Le sanglier, prédateur et proie

Le sanglier peut être un prédateur pour les vers de terre ou les oiseaux, avoir un impact sur les rongeurs ou sur le déplacement du chevreuil, voire pousser ce dernier à abandonner son territoire. Enfin, le sanglier constitue une proie pour certains animaux, ce qui n’est pas sans effet sur la dynamique de populations de prédateurs comme les loups.

Le fonctionnement du sol affecté par les fouilles des sangliers

Dans le sol, le retournement causé par la fouille peut avoir des conséquences sur l’activité microbienne et la minéralisation de la matière organique.

Créer des protocoles de recherche communs

Le sanglier influe sur toutes les composantes de l’écosystème, qu’il s’agisse de la flore, de la faune ou des propriétés chimiques du sol. La fréquence des fouilles et les variations de comportement du sanglier selon les saisons sont à prendre en compte.

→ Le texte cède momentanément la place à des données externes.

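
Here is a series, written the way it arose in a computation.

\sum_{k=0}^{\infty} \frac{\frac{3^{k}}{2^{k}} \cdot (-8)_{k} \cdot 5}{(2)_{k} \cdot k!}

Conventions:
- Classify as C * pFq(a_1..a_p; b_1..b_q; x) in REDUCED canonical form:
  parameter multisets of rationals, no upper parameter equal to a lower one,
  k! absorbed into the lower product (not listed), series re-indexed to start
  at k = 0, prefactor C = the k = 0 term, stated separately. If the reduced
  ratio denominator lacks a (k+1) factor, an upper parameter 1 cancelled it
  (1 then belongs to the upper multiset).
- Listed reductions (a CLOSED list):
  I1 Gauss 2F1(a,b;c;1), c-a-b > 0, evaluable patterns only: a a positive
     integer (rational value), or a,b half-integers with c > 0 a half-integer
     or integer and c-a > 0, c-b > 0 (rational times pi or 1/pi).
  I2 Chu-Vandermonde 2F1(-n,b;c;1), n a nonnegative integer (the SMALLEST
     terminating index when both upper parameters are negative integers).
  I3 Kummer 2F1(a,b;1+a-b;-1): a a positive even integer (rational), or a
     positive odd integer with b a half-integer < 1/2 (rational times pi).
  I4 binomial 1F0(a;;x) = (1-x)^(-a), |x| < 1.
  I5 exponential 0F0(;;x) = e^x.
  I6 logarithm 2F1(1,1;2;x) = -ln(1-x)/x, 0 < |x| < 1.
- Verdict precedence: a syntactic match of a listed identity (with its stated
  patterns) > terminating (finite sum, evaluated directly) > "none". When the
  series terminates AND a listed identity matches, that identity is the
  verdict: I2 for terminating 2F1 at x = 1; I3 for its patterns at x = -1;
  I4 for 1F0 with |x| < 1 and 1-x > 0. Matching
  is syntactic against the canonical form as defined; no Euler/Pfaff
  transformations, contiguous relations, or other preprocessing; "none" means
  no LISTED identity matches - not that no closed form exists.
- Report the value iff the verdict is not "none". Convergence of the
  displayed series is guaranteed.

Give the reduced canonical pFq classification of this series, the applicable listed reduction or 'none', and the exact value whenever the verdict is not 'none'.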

Il apparaît nécessaire, cependant, de mener des études sur un plus long terme avec des protocoles de recherche communs, afin de mieux quantifier les impacts du sanglier sur les écosystèmes.

D’après « Le sanglier en Europe : une menace pour la biodiversité ? »
par Marine Vallée (Office national des forêts, agence ONF de Savoie) et François Lebourgeois (Lerforb, AgroParisTech, INRA)
paru en 2017 dans la Revue forestière française n° 6-2016.